1. Field of the Invention
The present invention relates to an information processing apparatus employing a computer, and particularly to an improvement of a data length deciding circuit of the information processing apparatus which employs instructions involving different data lengths.
2. Description of the Related Art
To improve data processing efficiency, an information processing apparatus employs instructions which operate on data of different lengths (byte length data, word length data, etc.). To correctly operate the information processing apparatus, it is necessary to correctly transfer and write instructions which operate on data whose length are proper for respective internal elements of the information processing apparatus. To decide the length of each data to be operated on by each instruction, a data length deciding circuit is employed. Recent increased functionality requirements for computer systems result in the need for high-speed decision capabilities and reduced circuit scale for the data length deciding circuit.
There are two conventional techniques for deciding the data length of an instruction. One is to directly specify the data length in the instruction program. The other is not only to directly specify the data length according to a microprogram of the instruction, but also to indirectly specify the data length according to an instruction code.
The former technique directly writes data length information of an instruction in a microprogram of the instruction. This technique expands the size of the program to increase the required capacity of a memory such as a ROM for storing the program.
The latter technique inserts a code indicating the data length of an instruction in a microprogram for the instruction itself, and stores actual data length information corresponding to the code in a separate table. When the code in the microprogram is read, an address in the table corresponding to the code is accessed to read the data length information stored at the address. This technique is not always efficient because it takes time to access the separate table.

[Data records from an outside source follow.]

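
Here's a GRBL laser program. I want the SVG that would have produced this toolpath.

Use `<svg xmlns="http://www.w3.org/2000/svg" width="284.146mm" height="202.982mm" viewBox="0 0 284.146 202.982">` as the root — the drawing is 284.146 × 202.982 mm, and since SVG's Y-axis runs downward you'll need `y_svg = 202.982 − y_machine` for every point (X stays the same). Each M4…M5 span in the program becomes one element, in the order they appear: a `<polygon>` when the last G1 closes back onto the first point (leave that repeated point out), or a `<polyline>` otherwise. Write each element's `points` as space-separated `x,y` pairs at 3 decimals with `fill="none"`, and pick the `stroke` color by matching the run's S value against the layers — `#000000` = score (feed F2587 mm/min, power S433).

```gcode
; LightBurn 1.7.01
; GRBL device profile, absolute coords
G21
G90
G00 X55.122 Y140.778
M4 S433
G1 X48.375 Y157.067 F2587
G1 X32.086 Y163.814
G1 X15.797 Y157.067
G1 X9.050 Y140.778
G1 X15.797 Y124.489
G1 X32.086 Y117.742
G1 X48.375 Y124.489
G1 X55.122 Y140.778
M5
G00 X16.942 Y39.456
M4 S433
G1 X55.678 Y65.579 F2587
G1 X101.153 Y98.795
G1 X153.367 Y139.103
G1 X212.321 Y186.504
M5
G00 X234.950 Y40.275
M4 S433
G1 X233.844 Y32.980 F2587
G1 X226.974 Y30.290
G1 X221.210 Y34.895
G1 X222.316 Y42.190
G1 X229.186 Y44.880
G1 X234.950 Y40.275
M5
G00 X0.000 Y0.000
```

<svg xmlns="http://www.w3.org/2000/svg" width="284.146mm" height="202.982mm" viewBox="0 0 284.146 202.982">
  <polygon points="55.122,62.204 48.375,45.915 32.086,39.168 15.797,45.915 9.050,62.204 15.797,78.493 32.086,85.240 48.375,78.493" fill="none" stroke="#000000"/>
  <polyline points="16.942,163.526 55.678,137.403 101.153,104.187 153.367,63.879 212.321,16.478" fill="none" stroke="#000000"/>
  <polygon points="234.950,162.707 233.844,170.002 226.974,172.692 221.210,168.087 222.316,160.792 229.186,158.102" fill="none" stroke="#000000"/>
</svg>

y_svg = 202.982 − y_m. Every run uses S433, so all elements get stroke `#000000` (score).

[1] closed run; points: 55.122,62.204 48.375,45.915 32.086,39.168 15.797,45.915 9.050,62.204 15.797,78.493 32.086,85.240 48.375,78.493

[2] open run; points: 16.942,163.526 55.678,137.403 101.153,104.187 153.367,63.879 212.321,16.478

[3] closed run; points: 234.950,162.707 233.844,170.002 226.974,172.692 221.210,168.087 222.316,160.792 229.186,158.102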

In developing a computer, sometimes two instructions are provided which perform an identical operation on data having different lengths. The technique of directly specifying the data length of each instruction requires a microprogram for each of the two instructions. This increases the required capacity of a ROM for storing the microprograms, thereby increasing an area occupied by the ROM.
The technique of indirectly specifying a data length according to an instruction code need not require two separate microprograms for the two instructions, but a single microprogram can be used which is sufficient to express the two instructions involving two different data lengths. This technique is not applicable, however, to a process such as an interrupt process whose data length cannot be indirectly specified by an instruction code. In this case, a bit having information of the data length must be checked with, for example, an ALU (arithmetic and logic unit) to branch the microprogram. This also increases the area of the microprogram ROM and elongates a process execution state.
A typical arrangement of a conventional information processing apparatus will now be explained with reference to FIG. 1.
In the figure, an information processing apparatus 20 comprises a CPU 10, a microprogram ROM 15, a decoder 16, and a data length specifying circuit 4. The CPU 10 has a plurality of registers 13 and an ALU (arithmetic and logic unit) 14 which are connected to a data bus 11 and an address bus 12. The ALU 14 operates according to microprograms stored in the microprogram ROM 15. The data length specifying circuit 4 is connected to the microprogram ROM 15 and decoder 16 as well as to the ALU 14. The microprogram ROM 15 provides the data length specifying circuit 4 with a directly specified data length output 3. The decoder 16 indirectly specifies the data length of an instruction, for example, byte data and word data, and provides the data length specifying circuit 4 with an indirectly specified data length output 2. The data length specifying circuit 4 specifies one of the directly specified data length output 3 and indirectly specified data length output 2, and provides the ALU 14 of the CPU 10 with a data length output D.sub.out.
For example, two bits of an instruction of a microprogram are used to represent a data length, e.g., "00" for a directly specified data length of eight bits, "01" for a directly specified data length of 16 bits, "11" for a directly specified data length of 32 bits, and "10" for an indirectly specified data length. If the code of an instruction represents any one of the directly specified data lengths, the instruction is executed as it is. If the code represents an indirectly specified data length, the decoder 16 reads the data length of the instruction from a predetermined address in a predetermined table.
Other codes may also be employed. For example, (MOV, A, d, r) for an eight-bit data length, (MOVW, A, d, r) for a 16-bit data length, and (MOVL, A, d, r) for a 32-bit data length may be used.